Some other points were made.

  • If it encourages Christians on the streets we are keen to support it.
  • God is moving along the M4 Corridor.
  • We must involve the leadership of Black Led Churches and get them on board early on.


Richard Reddie, the Churches Together in England Project Director for the Bicentenary Slave Trade Act Project, shared his story and spoke of the importnce of Bristol and the year 2007.

The history of a city is important in mission and evangelism. Slavery and oppression continues in various forms today. He would be keen to visit schools and other groups in Bristol. He could see how his work could feed into the 2007 Jesus in the City Congress.


Roger Sainsbury circulated the following list, and asked for other topics to be added.

  • Youth Ministry
  • Prophetic Evangelism
  • Mission in new Housing Areas
  • Urban Spirituality
  • Night Club and Street Mission
  • Gangs and Drugs
  • Asylum Seekers
  • Urban Schools
  • History of Bristol (Slavery, St Pauls Riots, Tobacco, etc.)

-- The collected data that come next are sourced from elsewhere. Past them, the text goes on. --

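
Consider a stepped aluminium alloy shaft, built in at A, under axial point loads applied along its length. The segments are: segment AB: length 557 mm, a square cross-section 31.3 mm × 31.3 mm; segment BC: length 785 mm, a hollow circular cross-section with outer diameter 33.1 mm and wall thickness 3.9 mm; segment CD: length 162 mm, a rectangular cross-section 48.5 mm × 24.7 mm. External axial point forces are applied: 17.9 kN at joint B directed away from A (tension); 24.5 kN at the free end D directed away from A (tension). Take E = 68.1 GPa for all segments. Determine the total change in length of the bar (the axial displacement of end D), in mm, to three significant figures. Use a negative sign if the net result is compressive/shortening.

1.19 mm

Internal axial forces (sectioning from the free end, tension +): N_CD = 24.5 kN, N_BC = 24.5 kN, N_AB = 42.4 kN.
A_AB = 979.7 mm².
A_BC = 357.8 mm².
A_CD = 1198 mm².
δ_AB = 42400·557/(979.7·68100) = 0.354 mm
δ_BC = 24500·785/(357.8·68100) = 0.7894 mm
δ_CD = 24500·162/(1198·68100) = 0.04865 mm
δ = Σδ_i = 1.192 mm.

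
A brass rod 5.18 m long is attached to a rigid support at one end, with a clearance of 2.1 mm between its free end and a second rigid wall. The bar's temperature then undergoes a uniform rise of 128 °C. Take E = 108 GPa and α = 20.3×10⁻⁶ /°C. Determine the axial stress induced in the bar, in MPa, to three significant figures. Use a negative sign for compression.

-237 MPa

Free thermal expansion αLΔT = 20.3e-6 · 5180 · 128 = 13.46 mm.
The walls engage after the gap closes; constrained expansion = 13.46 − 2.1 = 11.36 mm.
The walls impose strain ε = −(11.36)/5180 = -2.1930e-03; σ = Eε = 108000 · -2.1930e-03 = -236.8 MPa.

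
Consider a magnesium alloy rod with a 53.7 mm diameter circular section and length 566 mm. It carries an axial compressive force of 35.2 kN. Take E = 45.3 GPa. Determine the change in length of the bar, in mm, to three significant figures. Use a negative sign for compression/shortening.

-0.194 mm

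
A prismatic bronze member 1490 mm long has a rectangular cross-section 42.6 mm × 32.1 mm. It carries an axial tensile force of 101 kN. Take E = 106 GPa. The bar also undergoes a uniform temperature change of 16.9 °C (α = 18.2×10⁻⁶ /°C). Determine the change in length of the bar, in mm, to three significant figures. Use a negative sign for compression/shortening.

1.50 mm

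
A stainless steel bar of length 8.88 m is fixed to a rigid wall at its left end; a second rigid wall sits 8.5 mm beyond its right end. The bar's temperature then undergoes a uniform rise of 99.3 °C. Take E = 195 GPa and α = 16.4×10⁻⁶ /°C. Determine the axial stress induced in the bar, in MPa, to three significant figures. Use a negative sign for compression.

-131 MPa

Free thermal expansion αLΔT = 16.4e-6 · 8880 · 99.3 = 14.46 mm.
The walls engage after the gap closes; constrained expansion = 14.46 − 8.5 = 5.961 mm.
The walls impose strain ε = −(5.961)/8880 = -6.7131e-04; σ = Eε = 195000 · -6.7131e-04 = -130.9 MPa.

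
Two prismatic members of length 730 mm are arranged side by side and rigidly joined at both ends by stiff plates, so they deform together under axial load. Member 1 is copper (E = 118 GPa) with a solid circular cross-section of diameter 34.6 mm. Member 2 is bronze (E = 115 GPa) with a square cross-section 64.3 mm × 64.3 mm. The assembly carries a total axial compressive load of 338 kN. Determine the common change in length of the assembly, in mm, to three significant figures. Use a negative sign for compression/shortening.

-0.421 mm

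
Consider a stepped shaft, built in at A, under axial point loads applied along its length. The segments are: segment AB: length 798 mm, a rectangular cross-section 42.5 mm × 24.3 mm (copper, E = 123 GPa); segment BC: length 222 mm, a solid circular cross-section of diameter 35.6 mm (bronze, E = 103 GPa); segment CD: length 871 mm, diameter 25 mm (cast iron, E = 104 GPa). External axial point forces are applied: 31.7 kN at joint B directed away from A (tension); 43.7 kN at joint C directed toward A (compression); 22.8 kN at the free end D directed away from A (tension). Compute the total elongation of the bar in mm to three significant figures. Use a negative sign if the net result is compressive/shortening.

0.412 mm

Internal axial forces (sectioning from the free end, tension +): N_CD = 22.8 kN, N_BC = -20.9 kN, N_AB = 10.8 kN.
A_AB = 1033 mm².
A_BC = 995.4 mm².
A_CD = 490.9 mm².
δ_AB = 10800·798/(1033·123000) = 0.06785 mm
δ_BC = -20900·222/(995.4·103000) = -0.04526 mm
δ_CD = 22800·871/(490.9·104000) = 0.389 mm
δ = Σδ_i = 0.4116 mm.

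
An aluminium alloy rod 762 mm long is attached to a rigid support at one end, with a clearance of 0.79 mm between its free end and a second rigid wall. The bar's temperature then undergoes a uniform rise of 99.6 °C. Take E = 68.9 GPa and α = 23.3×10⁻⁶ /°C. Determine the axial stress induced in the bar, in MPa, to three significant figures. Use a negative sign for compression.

-88.5 MPa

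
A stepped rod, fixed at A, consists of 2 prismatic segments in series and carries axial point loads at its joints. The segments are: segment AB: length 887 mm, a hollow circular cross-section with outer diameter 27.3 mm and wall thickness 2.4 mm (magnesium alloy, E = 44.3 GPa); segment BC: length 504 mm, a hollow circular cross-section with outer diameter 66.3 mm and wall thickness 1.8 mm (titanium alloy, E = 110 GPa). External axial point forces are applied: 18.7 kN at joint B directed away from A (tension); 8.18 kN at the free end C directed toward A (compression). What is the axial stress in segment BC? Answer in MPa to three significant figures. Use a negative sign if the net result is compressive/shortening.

-22.4 MPa

Internal axial forces (sectioning from the free end, tension +): N_BC = -8.18 kN, N_AB = 10.52 kN.
A_BC = 364.7 mm².
σ_BC = N_BC/A_BC = -8180/364.7 = -22.43 MPa.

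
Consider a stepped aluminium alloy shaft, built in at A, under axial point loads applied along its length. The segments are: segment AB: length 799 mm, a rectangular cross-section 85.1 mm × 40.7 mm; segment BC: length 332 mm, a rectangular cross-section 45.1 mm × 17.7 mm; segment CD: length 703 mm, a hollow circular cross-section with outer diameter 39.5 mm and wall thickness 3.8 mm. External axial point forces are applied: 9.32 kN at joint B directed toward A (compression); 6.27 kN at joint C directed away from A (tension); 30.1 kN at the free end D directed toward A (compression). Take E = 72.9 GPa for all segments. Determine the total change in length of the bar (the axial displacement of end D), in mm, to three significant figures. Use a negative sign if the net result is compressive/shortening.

-0.922 mm

Internal axial forces (sectioning from the free end, tension +): N_CD = -30.1 kN, N_BC = -23.83 kN, N_AB = -33.15 kN.
A_AB = 3464 mm².
A_BC = 798.3 mm².
A_CD = 426.2 mm².
δ_AB = -33150·799/(3464·72900) = -0.1049 mm
δ_BC = -23830·332/(798.3·72900) = -0.136 mm
δ_CD = -30100·703/(426.2·72900) = -0.6811 mm
δ = Σδ_i = -0.9219 mm.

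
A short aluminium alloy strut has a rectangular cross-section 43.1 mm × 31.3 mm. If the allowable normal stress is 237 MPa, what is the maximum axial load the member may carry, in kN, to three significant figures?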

FYT/CYM had indicated they would be willing to run a Youth Minstry track.


Paul Hazelden had received 19 feedback forms from church leaders: 17 were supportive of Jesus in the City comming to Bristol, and 2 were non-commital.


After a time of prayer, there was a united voice from the group that it is right to go ahead with planning to hold Jesus in the City in Bristol in 2007. The next step is to seek wider support from churches and Christian organisations in the city, the Western Region, and South Wales.


A report from the Commission on Urban Life and Faith is to be published in 2006. A 2007 Congress will enable us to follow this up for the Western Region.

'Soul in the City' may come to Bristol in 2006. We will need to make contact.

Concerning finance: the Church Urban Fund has supported us in the past. It would be good to tell them of our plans.